Occupational Safety and Health Administration


Occupational Safety and Health Administration Enforcement

The Occupational Safety and Health Administration’s (OSHA) mission is to promote and to assure workplace safety and health, and to reduce workplace fatalities, injuries and illnesses. With over four decades of working to ensure safe and healthy workplaces, OSHA has continually served a vital role in assuring safe and healthful working conditions for men and women. Since the passage of the OSH Act of 1970, workplace deaths decreased nearly 66 percent and occupational injury and illness rates decreased 67 percent. OSHA continues to respond to new challenges from emerging industries, new technologies, and an ever-changing workforce by utilizing strategic mechanisms such as site specific targeting (SST), national emphasis programs (NEPs), the Severe Violator Enforcement Program, and corporate-wide settlement agreements.
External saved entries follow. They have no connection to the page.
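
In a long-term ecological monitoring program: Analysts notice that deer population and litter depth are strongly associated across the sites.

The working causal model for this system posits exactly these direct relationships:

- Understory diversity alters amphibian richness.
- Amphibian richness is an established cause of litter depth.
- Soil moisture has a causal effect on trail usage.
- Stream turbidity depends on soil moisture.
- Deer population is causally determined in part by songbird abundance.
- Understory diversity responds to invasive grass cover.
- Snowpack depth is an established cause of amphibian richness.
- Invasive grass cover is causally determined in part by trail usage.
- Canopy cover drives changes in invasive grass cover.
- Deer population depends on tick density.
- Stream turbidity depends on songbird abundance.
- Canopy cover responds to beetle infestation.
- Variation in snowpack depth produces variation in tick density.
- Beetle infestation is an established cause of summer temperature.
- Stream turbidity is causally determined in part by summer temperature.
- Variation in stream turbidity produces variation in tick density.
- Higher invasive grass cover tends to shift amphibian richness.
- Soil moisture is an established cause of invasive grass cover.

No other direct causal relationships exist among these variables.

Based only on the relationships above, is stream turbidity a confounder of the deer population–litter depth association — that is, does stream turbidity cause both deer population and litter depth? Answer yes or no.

no

Stream turbidity has no stated causal path to litter depth. A confounder must cause both variables, so stream turbidity does not qualify.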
In FY 2015, OSHA conducted 35,820 total inspections. This number includes 123 significant enforcement actions [including eight egregious (instance-by-instance) cases]. In addition, OSHA conducted 19,293 unprogrammed inspections, initiated through employee complaints, injuries/fatalities, and referrals. OSHA also conducted 16,527 programmed inspections. Programmed inspections devote resources toward proactively targeting the industries and employers that experienced the greatest number of workplace injuries and illnesses. During FY 2015, OSHA dedicated more resources responding to unprogrammed activities, due in large part to the new severe injury reporting requirements, which became effective January 1, 2015.
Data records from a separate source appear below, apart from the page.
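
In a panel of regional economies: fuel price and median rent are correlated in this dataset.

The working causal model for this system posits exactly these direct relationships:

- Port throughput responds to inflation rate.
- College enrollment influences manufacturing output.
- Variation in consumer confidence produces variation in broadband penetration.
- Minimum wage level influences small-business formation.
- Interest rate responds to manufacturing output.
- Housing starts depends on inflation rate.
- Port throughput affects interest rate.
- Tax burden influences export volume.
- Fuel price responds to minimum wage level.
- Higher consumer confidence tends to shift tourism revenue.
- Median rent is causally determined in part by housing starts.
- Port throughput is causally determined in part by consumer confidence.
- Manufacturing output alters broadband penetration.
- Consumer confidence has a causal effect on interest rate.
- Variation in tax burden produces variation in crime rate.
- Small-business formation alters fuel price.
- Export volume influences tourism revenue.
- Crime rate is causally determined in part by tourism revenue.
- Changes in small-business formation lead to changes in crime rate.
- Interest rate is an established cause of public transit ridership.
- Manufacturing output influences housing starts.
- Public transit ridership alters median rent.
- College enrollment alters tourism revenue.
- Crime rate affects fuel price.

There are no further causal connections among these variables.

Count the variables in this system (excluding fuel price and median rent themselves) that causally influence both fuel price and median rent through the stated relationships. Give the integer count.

The common causes are: college enrollment (to fuel price via college enrollment → tourism revenue → crime rate → fuel price; to median rent via college enrollment → manufacturing output → housing starts → median rent); consumer confidence (to fuel price via consumer confidence → tourism revenue → crime rate → fuel price; to median rent via consumer confidence → interest rate → public transit ridership → median rent).
Every other variable lacks a causal path to at least one of fuel price and median rent.

2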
OSHA Inspection Statistics FY 2010 FY 2011 FY 2012 FY 2013 FY 2014 FY 2015
Total Inspections 40,993 40,614 40,961 39,228 36,174i 35,820
Total Programmed Inspections 24,773 23,329 23,078 22,170 19,195 16,527
Total Unprogrammed Inspections 16,220 17,285 17,883 17,058 16,979 19,293
Fatality/Catastrophe Investigations 830 851 900 826 853 912
Complaints 8,027 8,765 9,573 9,505 9,568 9,037
Referrals 4,634 4,776 4,864 4,024 3,840 4,705
Other Unprogrammed Inspections 2,729 2,893 2,546 2,703 2,718 4,639ii

* Other unprogrammed inspections include: monitoring, follow-up, variance, unprogrammed related, unprogrammed other, and employer reported referral inspections.

Note: FY 2011 includes OSHA Information System (OIS) data and OSHA's Integrated Management Information System (IMIS) data that is of limited comparability to previous years that only include IMIS data.

OSHA Violation Statistics FY 2010 FY 2011 FY 2012 FY 2013 FY 2014 FY 2015
Total Violations 96,742 85,514 78,723 78,186 67,941iii 65,044
Total Serious Violations 74,885 62,115 57,112 58,316 49,616 47,934
Total Willful Violations 1,519iv 594 423 319 439 527
Total Repeat Violations 2,758 3,229 3,034 3,139 2,966 3,088
Total Other-than-Serious 17,244 19,306 18,054 16,290 14,503 13,016

Note: Agency technical assistance requests, hazard alert letters, failure-to-abate, and unclassified violations are not included in the table.

For more information on OSHA inspections, see the OSHA Inspection Fact Sheet, or click this link for more information on OSHA’s compliance assistance services, and OSHA’s free on-site assistance for small employers For information on employee rights, see the OSHA Workers Page

i The October 2013 government shutdown occurred during this time period.

ii FY 2015 was the first year OSHA began tracking “employer reported referral” inspections. This category is the result of the new recordkeeping rule in which employers are responsible for reporting all work-related in-patient hospitalizations, amputations, and losses of an eye to OSHA within 24 hours. Employer reported referral inspections accounted for 1,864 unprogrammed inspections in FY 2015.

iii Much of the decrease in total violations in FY 2014 is attributed to the government shutdown that occurred from October 1-16, 2013. Without the government shutdown, OSHA estimates that there would have been approximately 71,000 total violations recorded in FY 2014.

iv It should be noted that the significant increase in willful violations in FY 2010 is due to a number of significant enforcement actions in the refinery industry, including an action against BP North America, which was subsequently settled.